Fagner Roberto Sitta da Silva disse...
Este comentário foi removido pelo autor.
Fagner Roberto Sitta da Silva disse...

Ééééé...

Bem, minha CARA escritora, você não é barata não!

Baratos são os comentários das pessoas que não entendem a sutileza das coisas, o que hoje é uma qualidade rara.

As pessoas não entenderam que você não esta criticando a Colheita Feliz, da qual também sou jogador, mas das coisas que acontecem. Tal qual o roubo da laranjeira no final do seu texto e que você fala que foi sem culpa mas que remete ao que o MST fez numa fazenda, da qual destruíram tudo sem a mínima consideração, como se fazer justiça fosse um misto de baderna.

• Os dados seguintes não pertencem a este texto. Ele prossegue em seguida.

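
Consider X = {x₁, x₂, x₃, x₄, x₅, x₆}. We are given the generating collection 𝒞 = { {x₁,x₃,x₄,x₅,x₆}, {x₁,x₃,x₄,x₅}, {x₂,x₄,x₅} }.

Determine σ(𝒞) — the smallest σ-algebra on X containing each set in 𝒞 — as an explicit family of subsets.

σ(𝒞) = { {}, {x₂}, {x₆}, {x₁,x₃}, {x₂,x₆}, {x₄,x₅}, {x₁,x₂,x₃}, {x₁,x₃,x₆}, {x₂,x₄,x₅}, {x₄,x₅,x₆}, {x₁,x₂,x₃,x₆}, {x₁,x₃,x₄,x₅}, {x₂,x₄,x₅,x₆}, {x₁,x₂,x₃,x₄,x₅}, {x₁,x₃,x₄,x₅,x₆}, X }

Derivation:
Initial family (5 sets): { {}, {x₂,x₄,x₅}, {x₁,x₃,x₄,x₅}, {x₁,x₃,x₄,x₅,x₆}, X }.
Step 1 adds 4:
  {x₂}  = ᶜ of {x₁,x₃,x₄,x₅,x₆}
  {x₂,x₆}  = ᶜ of {x₁,x₃,x₄,x₅}
  {x₁,x₃,x₆}  = ᶜ of {x₂,x₄,x₅}
  {x₁,x₂,x₃,x₄,x₅}  = {x₁,x₃,x₄,x₅} ∪ {x₂,x₄,x₅}
  (now 9)
Step 2. New:
  {x₆}  = ᶜ of {x₁,x₂,x₃,x₄,x₅}
  {x₁,x₂,x₃,x₆}  = {x₁,x₃,x₆} ∪ {x₂}
  {x₂,x₄,x₅,x₆}  = {x₂,x₆} ∪ {x₂,x₄,x₅}
  (now 12)
Step 3: 2 new —
  {x₁,x₃}  = ᶜ of {x₂,x₄,x₅,x₆}
  {x₄,x₅}  = ᶜ of {x₁,x₂,x₃,x₆}
  (now 14)
Step 4: +2 →
  {x₁,x₂,x₃}  = {x₁,x₃} ∪ {x₂}
  {x₄,x₅,x₆}  = {x₄,x₅} ∪ {x₆}
  (now 16)
Step 5 adds nothing — fixpoint reached.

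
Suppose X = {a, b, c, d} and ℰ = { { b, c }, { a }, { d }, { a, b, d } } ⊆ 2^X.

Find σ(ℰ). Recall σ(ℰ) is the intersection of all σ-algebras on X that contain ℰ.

Initial family (6 sets): { {}, { a }, { d }, { b, c }, { a, b, d }, X }.
Pass 1 adds 4:
  { c }  = { a, b, d }ᶜ
  { a, d }  = { b, c }ᶜ
  { a, b, c }  = { d }ᶜ
  { b, c, d }  = { a }ᶜ
  (now 10)
Pass 2: +3 →
  { a, c }  = { c } ∪ { a }
  { c, d }  = { c } ∪ { d }
  { a, c, d }  = { c } ∪ { a, d }
  (now 13)
Pass 3: 3 new —
  { b }  = { a, c, d }ᶜ
  { a, b }  = { c, d }ᶜ
  { b, d }  = { a, c }ᶜ
  (now 16)
Pass 4: no new sets; the family is a σ-algebra.

σ(ℰ) = { {}, { a }, { b }, { c }, { d }, { a, b }, { a, c }, { a, d }, { b, c }, { b, d }, { c, d }, { a, b, c }, { a, b, d }, { a, c, d }, { b, c, d }, X }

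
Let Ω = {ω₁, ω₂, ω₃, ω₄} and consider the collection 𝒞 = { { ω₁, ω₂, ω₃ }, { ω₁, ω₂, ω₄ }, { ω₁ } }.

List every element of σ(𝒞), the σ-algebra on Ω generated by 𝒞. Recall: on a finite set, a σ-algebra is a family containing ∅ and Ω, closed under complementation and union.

|σ(𝒞)| = 16.  σ(𝒞) = { {}, { ω₁ }, { ω₂ }, { ω₃ }, { ω₄ }, { ω₁, ω₂ }, { ω₁, ω₃ }, { ω₁, ω₄ }, { ω₂, ω₃ }, { ω₂, ω₄ }, { ω₃, ω₄ }, { ω₁, ω₂, ω₃ }, { ω₁, ω₂, ω₄ }, { ω₁, ω₃, ω₄ }, { ω₂, ω₃, ω₄ }, Ω }

Check:
Seed the family with 𝒞 together with ∅ and Ω: { {}, { ω₁ }, { ω₁, ω₂, ω₃ }, { ω₁, ω₂, ω₄ }, Ω }.
Pass 1. New:
  { ω₃ }  = Ω∖{ ω₁, ω₂, ω₄ }
  { ω₄ }  = Ω∖{ ω₁, ω₂, ω₃ }
  { ω₂, ω₃, ω₄ }  = Ω∖{ ω₁ }
Pass 2 (3 new):
  { ω₁, ω₃ }  = { ω₃ } ∪ { ω₁ }
  { ω₁, ω₄ }  = { ω₄ } ∪ { ω₁ }
  { ω₃, ω₄ }  = { ω₄ } ∪ { ω₃ }
Pass 3 (4 new):
  { ω₁, ω₂ }  = Ω∖{ ω₃, ω₄ }
  { ω₂, ω₃ }  = Ω∖{ ω₁, ω₄ }
  { ω₂, ω₄ }  = Ω∖{ ω₁, ω₃ }
  { ω₁, ω₃, ω₄ }  = { ω₃ } ∪ { ω₁, ω₄ }
Pass 4. New:
  { ω₂ }  = Ω∖{ ω₁, ω₃, ω₄ }
Pass 5 adds nothing — fixpoint reached.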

Lutar com palavras ainda é como pregar no deserto, de vez em quando surgem algumas assombrações para nos perturbar, mas não esquente a cabeça!

Beijo, CARÍSSIMA!

Bruno Antiqueira disse...

Caro Gustavo(?)
Em primeiro lugar não é um escritor, é uma escritora. Cu não tem acento agudo na letra "U", e Deus não se escreve com "D" minúsculo. Bem, não é pra corrigir sua gramática que vim aqui pois também sou leigo, mas o aconselho estudar, pelo menos ler um pouquinho mais, pois ajuda a melhorar a escrita e o linguajar... vejo que seu linguajar é um pouco chulo meu amigo. Outra vantagem na leitura, é o exercício de interpretação de texto, que seria uma boa pra você já que pelo visto não entende o que os outros escrevem.
O texto da Veridiana, o qual eu me identifico, não é um texto panfletário como você fez parecer que fosse, mesmo porque está explícito que a autora também joga o "Colheita Feliz", mas sim o ponto de vista dela sobre algo que ela conhece, sem acusações e achismos, simplesmente o que o jogo desperta nela e que, particularmente, confesso que desperta em mim também, e acredito que em outros jogadores os mesmos sentimentos.
Agora você "Gustavo", vir nos dizer que trata-se de um jogo inocente??! Aposto que você deve ter toda sua fazendinha montada, não sei quantos mil em moedas verdes (estas que são compradas em reais, um absurdo!), e que você deve assinar também o paper view para assistir o BBB por 24 horas, e ficar por dentro de toda aquela mentira... tsc tsc... Dorothy, calce já seus sapatinhos de Rubi e venha para o nosso mundo!! Não é tão inocente mas você se acostuma!!

Veridiana disse...

\o/

lylove disse...

Arrebentaaaaa Veryh \o/ Faloo Tudo ;)

Hébber Sento-Sé BAHIA disse...

Concordo com a escritora!!! xD

Diogo disse...

Concordo com a Veridiana, é apenas a visão dela para a tal "inocência" do jogo.

Anônimo disse...

Veri, o pior é que na vida real, acontece do vizinho adentrar seu quintal e cortar sua árvore....
Bjs, Dinda

Mileidi Pavarini disse...

É sempre ou quase sempre,as pessoas tem a tendência de julgar tudo ou quase tudo fora do contexto,Nunca dentro do contexto.
É onde muitas vezes se faz uma crítica infundada,onde se julga algo ou alguém.
Bom senso a tudo e,pessoal vamos julgar ou palpitar mas olhando tudo que está dentro do contexto!
E aprender a interpretação de texto,básico ok.
Seus alienados a Big brothers heheheh...rir pra não chorar!